JEFFERSON CITY — The three-story mansion where Gov. Mike Parson lives is apparently not big enough anymore.
As part of a move to add more space for guests, the governor’s office this spring attempted to insert language into legislation that would allow for an estimated $150,000 in repairs to a nearby historical home.
The idea to fix up what is known as the Maus House came from first lady Teresa Parson, spokeswoman Kelli Jones said.
“She was hoping to be able to use the property for guests of the mansion if ever needed,” Jones said.
A key part of the fix-up would upgrade the bathrooms at the two-story brick structure, which was built before the Civil War.
“For many years, various governors and first ladies have looked into renovating the Maus House, while keeping the facility a historic site. It has no showers and minimal closets,” Jones added.

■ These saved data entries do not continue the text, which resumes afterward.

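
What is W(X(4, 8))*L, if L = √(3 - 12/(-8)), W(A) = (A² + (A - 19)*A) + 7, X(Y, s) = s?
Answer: -51*√2/2 ≈ -36.062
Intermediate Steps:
W(A) = 7 + A² + A*(-19 + A) (W(A) = (A² + (-19 + A)*A) + 7 = (A² + A*(-19 + A)) + 7 = 7 + A² + A*(-19 + A))
L = 3*√2/2 (L = √(3 - 12*(-⅛)) = √(3 + 3/2) = √(9/2) = 3*√2/2 ≈ 2.1213)
W(X(4, 8))*L = (7 - 19*8 + 2*8²)*(3*√2/2) = (7 - 152 + 2*64)*(3*√2/2) = (7 - 152 + 128)*(3*√2/2) = -51*√2/2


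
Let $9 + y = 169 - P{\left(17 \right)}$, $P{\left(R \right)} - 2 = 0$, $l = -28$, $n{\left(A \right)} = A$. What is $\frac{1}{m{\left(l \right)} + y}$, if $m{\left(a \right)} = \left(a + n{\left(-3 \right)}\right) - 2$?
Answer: $\frac{1}{125} \approx 0.008$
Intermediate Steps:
$P{\left(R \right)} = 2$ ($P{\left(R \right)} = 2 + 0 = 2$)
$y = 158$ ($y = -9 + \left(169 - 2\right) = -9 + 167 = 158$)
$m{\left(a \right)} = -5 + a$ ($m{\left(a \right)} = \left(a - 3\right) - 2 = \left(-3 + a\right) - 2 = -5 + a$)
$\frac{1}{m{\left(l \right)} + y} = \frac{1}{\left(-5 - 28\right) + 158} = \frac{1}{-33 + 158} = \frac{1}{125}$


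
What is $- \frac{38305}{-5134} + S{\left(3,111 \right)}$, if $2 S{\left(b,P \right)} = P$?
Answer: $\frac{161621}{2567} \approx 62.961$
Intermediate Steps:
$S{\left(b,P \right)} = \frac{P}{2}$
$- \frac{38305}{-5134} + S{\left(3,111 \right)} = - \frac{38305}{-5134} + \frac{1}{2} \cdot 111 = \left(-38305\right) \left(- \frac{1}{5134}\right) + \frac{111}{2} = \frac{38305}{5134} + \frac{111}{2} = \frac{161621}{2567}$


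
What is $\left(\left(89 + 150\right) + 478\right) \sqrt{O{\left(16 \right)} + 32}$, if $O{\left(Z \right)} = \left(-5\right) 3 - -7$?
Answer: $1434 \sqrt{6} \approx 3512.6$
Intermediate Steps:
$O{\left(Z \right)} = -8$ ($O{\left(Z \right)} = -15 + 7 = -8$)
$\left(\left(89 + 150\right) + 478\right) \sqrt{O{\left(16 \right)} + 32} = \left(\left(89 + 150\right) + 478\right) \sqrt{-8 + 32} = \left(239 + 478\right) \sqrt{24} = 717 \cdot 2 \sqrt{6} = 1434 \sqrt{6}$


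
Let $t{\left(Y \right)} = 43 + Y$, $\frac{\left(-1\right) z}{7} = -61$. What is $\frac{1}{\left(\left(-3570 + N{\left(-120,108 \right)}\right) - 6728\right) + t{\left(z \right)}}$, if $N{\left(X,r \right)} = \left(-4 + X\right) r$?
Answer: $- \frac{1}{23220} \approx -4.3066 \cdot 10^{-5}$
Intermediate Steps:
$z = 427$ ($z = \left(-7\right) \left(-61\right) = 427$)
$N{\left(X,r \right)} = r \left(-4 + X\right)$
$\frac{1}{\left(\left(-3570 + N{\left(-120,108 \right)}\right) - 6728\right) + t{\left(z \right)}} = \frac{1}{\left(\left(-3570 + 108 \left(-4 - 120\right)\right) - 6728\right) + \left(43 + 427\right)} = \frac{1}{\left(\left(-3570 + 108 \left(-124\right)\right) - 6728\right) + 470} = \frac{1}{\left(\left(-3570 - 13392\right) - 6728\right) + 470} = \frac{1}{\left(-16962 - 6728\right) + 470} = \frac{1}{-23690 + 470} = \frac{1}{-23220} = - \frac{1}{23220}$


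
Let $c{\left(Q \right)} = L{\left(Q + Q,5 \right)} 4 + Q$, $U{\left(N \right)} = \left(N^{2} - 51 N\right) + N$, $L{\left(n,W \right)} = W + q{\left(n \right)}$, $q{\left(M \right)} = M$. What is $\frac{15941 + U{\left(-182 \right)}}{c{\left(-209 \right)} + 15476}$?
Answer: $\frac{11633}{2723} \approx 4.2721$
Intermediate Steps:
$L{\left(n,W \right)} = W + n$
$U{\left(N \right)} = N^{2} - 50 N$
$c{\left(Q \right)} = 20 + 9 Q$ ($c{\left(Q \right)} = \left(5 + \left(Q + Q\right)\right) 4 + Q = \left(5 + 2 Q\right) 4 + Q = \left(20 + 8 Q\right) + Q = 20 + 9 Q$)
$\frac{15941 + U{\left(-182 \right)}}{c{\left(-209 \right)} + 15476} = \frac{15941 - 182 \left(-50 - 182\right)}{\left(20 + 9 \left(-209\right)\right) + 15476} = \frac{15941 - -42224}{\left(20 - 1881\right) + 15476} = \frac{15941 + 42224}{-1861 + 15476} = \frac{58165}{13615} = 58165 \cdot \frac{1}{13615} = \frac{11633}{2723}$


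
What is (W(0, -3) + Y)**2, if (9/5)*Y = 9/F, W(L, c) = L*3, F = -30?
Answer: 1/36 ≈ 0.027778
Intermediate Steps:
W(L, c) = 3*L
Y = -1/6 (Y = 5*(9/(-30))/9 = 5*(9*(-1/30))/9 = (5/9)*(-3/10) = -1/6 ≈ -0.16667)
(W(0, -3) + Y)**2 = (3*0 - 1/6)**2 = (0 - 1/6)**2 = (-1/6)**2 = 1/36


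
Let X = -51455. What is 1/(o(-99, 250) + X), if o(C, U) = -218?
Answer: -1/51673 ≈ -1.9352e-5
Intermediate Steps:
1/(o(-99, 250) + X) = 1/(-218 - 51455) = 1/(-51673) = -1/51673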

The proposal failed to gain traction in the Legislature, which was attempting to wrap up its work in mid-May. Under the first lady’s plan, the house was to be included in the list of buildings that could qualify for a tax credit program benefitting historical structures within the Capitol Complex in Jefferson City.
But, said Sen. Mike Bernskoetter, R-Jefferson City, the building’s location in between the mansion and the Capitol, just north of Carnahan Gardens, may allow it to nonetheless qualify for tax credits as outlined in the language of the bill.
Rep. Dave Griffith, R-Jefferson City, also said the house may qualify under the new law.
Jones did not address questions about why there is a new need for added space for guests, who would normally stay in rooms on the mansion’s third floor.
“After looking into this inquiry, this is a moot topic. There is no proposal for renovating the Maus House. The bill that passed did not have the Maus House included,” Jones said.
The house was built in the 1850s by Christopher Maus, the brother of the man who built the Union Hotel to the north and helped operate a warehouse known as Lohman’s Landing across the street in the early days of the capital city.
The mansion, which overlooks the house, opened in 1872. It sits on 10 acres overlooking the Missouri River to the north and the Capitol to the west.
The original three-story structure was built containing 13 bedrooms and no bathrooms or closets. It underwent a nearly $4 million renovation in 2019, which included fixing rotten beams in the first-floor ceiling.